The "surface" of the SDF is given as the set $S = f^{-1}[0] =\{p\in\mathbb{R}^n\,:\, f(p) =0 \}$. Thus you can generate a number of points $p_1,\ldots,p_m\in\mathbb{R}^n$ and set them as initial guesses to a Newton iteration:
\begin{align}
p^{k+1}_i &= p^k_i - \theta^k_i (J_f(p^k_i))^+f(p^k_i) \\
&= p_i^k -\theta^k_i(J_f(p_i^k)^TJ_f(p_i^k))^{-1}J_f(p^k_i)^Tf(p^k_i)\\
&= p^k_i + \underbrace{\frac{f(p_i^k)\theta^k_i}{\|\nabla f(p^k_i)\|_2}}_{\alpha^k_i}\underbrace{\left(-\frac{\nabla f(p^k_i)}{\|\nabla f(p^k_i)\|_2}\right)}_{d^k_i}\\
&= p^k_i +\alpha^k_i d^k_i.
\end{align}
For an actual sdf $\|\nabla f(p^k_i)\|_2 = 1$, and if you set the damping factor $\theta^k_i=1$, then you get $$p^{k+1}_i = p^k_i - f(p^k_i)\nabla f(p^k_i).$$
Note that $f(p^k_i)$ is the signed distance to the surface. So you are doing sphere tracing but with the direction from the negated gradient.

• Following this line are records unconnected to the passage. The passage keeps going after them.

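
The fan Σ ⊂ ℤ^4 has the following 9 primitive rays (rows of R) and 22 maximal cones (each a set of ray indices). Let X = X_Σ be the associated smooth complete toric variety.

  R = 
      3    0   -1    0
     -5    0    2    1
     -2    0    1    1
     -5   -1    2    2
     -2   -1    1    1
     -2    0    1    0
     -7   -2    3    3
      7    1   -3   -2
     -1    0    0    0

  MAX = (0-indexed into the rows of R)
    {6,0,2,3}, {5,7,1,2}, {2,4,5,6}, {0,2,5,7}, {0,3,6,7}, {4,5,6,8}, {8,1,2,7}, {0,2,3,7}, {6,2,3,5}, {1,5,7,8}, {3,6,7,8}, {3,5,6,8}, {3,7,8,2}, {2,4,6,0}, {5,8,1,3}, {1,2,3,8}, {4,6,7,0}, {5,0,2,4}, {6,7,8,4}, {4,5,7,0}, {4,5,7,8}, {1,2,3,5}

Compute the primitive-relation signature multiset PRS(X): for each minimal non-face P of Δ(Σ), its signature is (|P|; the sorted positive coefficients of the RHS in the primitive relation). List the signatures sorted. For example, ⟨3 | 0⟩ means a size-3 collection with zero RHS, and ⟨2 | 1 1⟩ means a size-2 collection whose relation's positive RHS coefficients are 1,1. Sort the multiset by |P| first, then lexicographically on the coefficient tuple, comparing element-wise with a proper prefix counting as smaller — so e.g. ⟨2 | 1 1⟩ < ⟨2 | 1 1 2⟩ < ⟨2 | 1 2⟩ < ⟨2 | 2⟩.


Σ has 15 primitive collections:

  • {0,1}:  v_{0} + v_{1} = v_{2}  ⇒ sig = ⟨2 | 1⟩
  • {3,4}:  v_{3} + v_{4} = v_{6}  ⇒ sig = ⟨2 | 1⟩
  • {0,8}:  v_{0} + v_{8} = v_{3} + v_{7}  ⇒ sig = ⟨2 | 1 1⟩
  • {1,4}:  v_{1} + v_{4} = v_{3} + v_{5}  ⇒ sig = ⟨2 | 1 1⟩
  • {1,6}:  v_{1} + v_{6} = 2·v_{3} + v_{5}  ⇒ sig = ⟨2 | 1 2⟩
  • {3,5,7}:  v_{3} + v_{5} + v_{7} = 0  ⇒ sig = ⟨3 | 0⟩
  • {2,4,7}:  v_{2} + v_{4} + v_{7} = v_{0}  ⇒ sig = ⟨3 | 1⟩
  • {2,4,8}:  v_{2} + v_{4} + v_{8} = v_{3}  ⇒ sig = ⟨3 | 1⟩
  • {2,5,8}:  v_{2} + v_{5} + v_{8} = v_{1}  ⇒ sig = ⟨3 | 1⟩
  • {5,6,7}:  v_{5} + v_{6} + v_{7} = v_{4}  ⇒ sig = ⟨3 | 1⟩
  • {0,3,5}:  v_{0} + v_{3} + v_{5} = v_{2} + v_{4}  ⇒ sig = ⟨3 | 1 1⟩
  • {1,3,7}:  v_{1} + v_{3} + v_{7} = v_{2} + v_{8}  ⇒ sig = ⟨3 | 1 1⟩
  • {2,6,7}:  v_{2} + v_{6} + v_{7} = v_{0} + v_{3}  ⇒ sig = ⟨3 | 1 1⟩
  • {0,5,6}:  v_{0} + v_{5} + v_{6} = v_{2} + 2·v_{4}  ⇒ sig = ⟨3 | 1 2⟩
  • {2,6,8}:  v_{2} + v_{6} + v_{8} = 2·v_{3}  ⇒ sig = ⟨3 | 2⟩

Hence PRS(X_Σ) =
[⟨2 | 1⟩, ⟨2 | 1⟩, ⟨2 | 1 1⟩, ⟨2 | 1 1⟩, ⟨2 | 1 2⟩, ⟨3 | 0⟩, ⟨3 | 1⟩, ⟨3 | 1⟩, ⟨3 | 1⟩, ⟨3 | 1⟩, ⟨3 | 1 1⟩, ⟨3 | 1 1⟩, ⟨3 | 1 1⟩, ⟨3 | 1 2⟩, ⟨3 | 2⟩]


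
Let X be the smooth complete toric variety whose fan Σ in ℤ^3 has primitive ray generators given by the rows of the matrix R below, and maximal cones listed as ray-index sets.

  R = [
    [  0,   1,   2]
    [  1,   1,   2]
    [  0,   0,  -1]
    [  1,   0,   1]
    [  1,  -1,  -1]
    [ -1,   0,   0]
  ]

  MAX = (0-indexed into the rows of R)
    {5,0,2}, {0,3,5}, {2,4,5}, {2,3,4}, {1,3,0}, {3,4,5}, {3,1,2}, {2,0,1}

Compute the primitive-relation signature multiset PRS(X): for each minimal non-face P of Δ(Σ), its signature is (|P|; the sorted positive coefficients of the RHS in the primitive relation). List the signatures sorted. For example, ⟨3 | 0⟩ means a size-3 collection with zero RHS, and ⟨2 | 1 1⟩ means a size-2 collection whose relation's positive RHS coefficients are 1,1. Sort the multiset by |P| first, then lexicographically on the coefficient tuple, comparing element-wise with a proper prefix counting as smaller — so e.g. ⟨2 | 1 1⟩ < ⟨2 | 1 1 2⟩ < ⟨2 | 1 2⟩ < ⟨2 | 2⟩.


Primitive collections (5):

  P={0,4}:  v_{0} + v_{4} = v_{3}  →  sig = ⟨2 | 1⟩
  P={1,5}:  v_{1} + v_{5} = v_{0}  →  sig = ⟨2 | 1⟩
  P={1,4}:  v_{1} + v_{4} = v_{2} + 2·v_{3}  →  sig = ⟨2 | 1 2⟩
  P={2,3,5}:  v_{2} + v_{3} + v_{5} = 0  →  sig = ⟨3 | 0⟩
  P={0,2,3}:  v_{0} + v_{2} + v_{3} = v_{1}  →  sig = ⟨3 | 1⟩

Signatures (|P|; sorted positive RHS coefficients), sorted:
{ ⟨2 | 1⟩ ×2,  ⟨2 | 1 2⟩,  ⟨3 | 0⟩,  ⟨3 | 1⟩ }


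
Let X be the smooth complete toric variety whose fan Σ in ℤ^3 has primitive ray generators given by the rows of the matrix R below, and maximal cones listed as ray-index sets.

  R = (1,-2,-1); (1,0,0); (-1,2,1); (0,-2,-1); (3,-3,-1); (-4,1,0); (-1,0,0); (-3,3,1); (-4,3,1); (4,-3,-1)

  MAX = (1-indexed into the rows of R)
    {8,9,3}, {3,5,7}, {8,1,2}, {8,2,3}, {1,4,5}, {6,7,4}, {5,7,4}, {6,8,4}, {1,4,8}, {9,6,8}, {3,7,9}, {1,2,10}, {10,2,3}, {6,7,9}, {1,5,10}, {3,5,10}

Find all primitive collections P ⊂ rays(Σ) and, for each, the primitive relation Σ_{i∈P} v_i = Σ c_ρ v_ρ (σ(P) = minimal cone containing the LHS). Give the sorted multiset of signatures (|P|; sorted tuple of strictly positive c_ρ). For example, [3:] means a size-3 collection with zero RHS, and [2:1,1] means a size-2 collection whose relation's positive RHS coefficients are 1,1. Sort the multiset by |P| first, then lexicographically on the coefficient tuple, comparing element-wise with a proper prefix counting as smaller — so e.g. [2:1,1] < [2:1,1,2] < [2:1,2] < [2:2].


Primitive collections (21):

  P = {1,3}:  v_{1} + v_{3} = 0 ; sig = [2:]
  P = {2,7}:  v_{2} + v_{7} = 0 ; sig = [2:]
  P = {5,8}:  v_{5} + v_{8} = 0 ; sig = [2:]
  P = {9,10}:  v_{9} + v_{10} = 0 ; sig = [2:]
  P = {1,7}:  v_{1} + v_{7} = v_{4} ; sig = [2:1]
  P = {2,4}:  v_{2} + v_{4} = v_{1} ; sig = [2:1]
  P = {2,5}:  v_{2} + v_{5} = v_{10} ; sig = [2:1]
  P = {2,9}:  v_{2} + v_{9} = v_{8} ; sig = [2:1]
  P = {3,4}:  v_{3} + v_{4} = v_{7} ; sig = [2:1]
  P = {4,9}:  v_{4} + v_{9} = v_{6} ; sig = [2:1]
  P = {5,9}:  v_{5} + v_{9} = v_{7} ; sig = [2:1]
  P = {6,10}:  v_{6} + v_{10} = v_{4} ; sig = [2:1]
  P = {7,8}:  v_{7} + v_{8} = v_{9} ; sig = [2:1]
  P = {7,10}:  v_{7} + v_{10} = v_{5} ; sig = [2:1]
  P = {8,10}:  v_{8} + v_{10} = v_{2} ; sig = [2:1]
  P = {1,9}:  v_{1} + v_{9} = v_{4} + v_{8} ; sig = [2:1,1]
  P = {2,6}:  v_{2} + v_{6} = v_{4} + v_{8} ; sig = [2:1,1]
  P = {3,6}:  v_{3} + v_{6} = v_{7} + v_{9} ; sig = [2:1,1]
  P = {4,10}:  v_{4} + v_{10} = v_{1} + v_{5} ; sig = [2:1,1]
  P = {5,6}:  v_{5} + v_{6} = v_{4} + v_{7} ; sig = [2:1,1]
  P = {1,6}:  v_{1} + v_{6} = 2·v_{4} + v_{8} ; sig = [2:1,2]

Hence PRS(X_Σ) =
    |P|=2: 21 collections, coeffs (), (), (), (), (1), (1), (1), (1), (1), (1), (1), (1), (1), (1), (1), (1,1), (1,1), (1,1), (1,1), (1,1), (1,2)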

Another option, if you have a point $p$ alread on the surface, is to construct an orthonormal basis for the space orthogonal to $\nabla f(p)$. The latter would be the tangent space. And then take steps along each axis of this space and subsequently project onto the surface. The size of the steps could use information from the Hessian in order to figure out the curvature in each direction. This is more in line with the idea of tracing out the surface starting from a point, while the former is based on arbitrary points traveling down to the surface along the gradient field induced by the sdf. On that note, sometimes it may be beneficial to take $\theta_k$ larger and sometimes smaller in order to boost convergence speed.
One could equivalently look at this problem as $$\min_{p}\frac{1}{2}\|f(p)\|^2_2.$$
The gradient of the above is precisely $f(p)\nabla f(p)$, so you could just as well interpret this as a gradient descent for the above energy.
If you don't have an sdf but a function that underestimates the distance then I would use $$p^{k+1}_i = p^k_i - \theta^k_i g(p^k_i) \frac{\nabla g(p^k_i)}{\|\nabla g(p^k_i)\|_2}.$$ The convergence would be slower depending on how much $g$ underestimates the real distance. To accelerate both methods you can use something like a heavy-ball method, or also look at (nonlinear) conjugate gradients to handle more unpleasant sdfs. If your sdf is non-differentiable then maybe subgradient descent may be useful.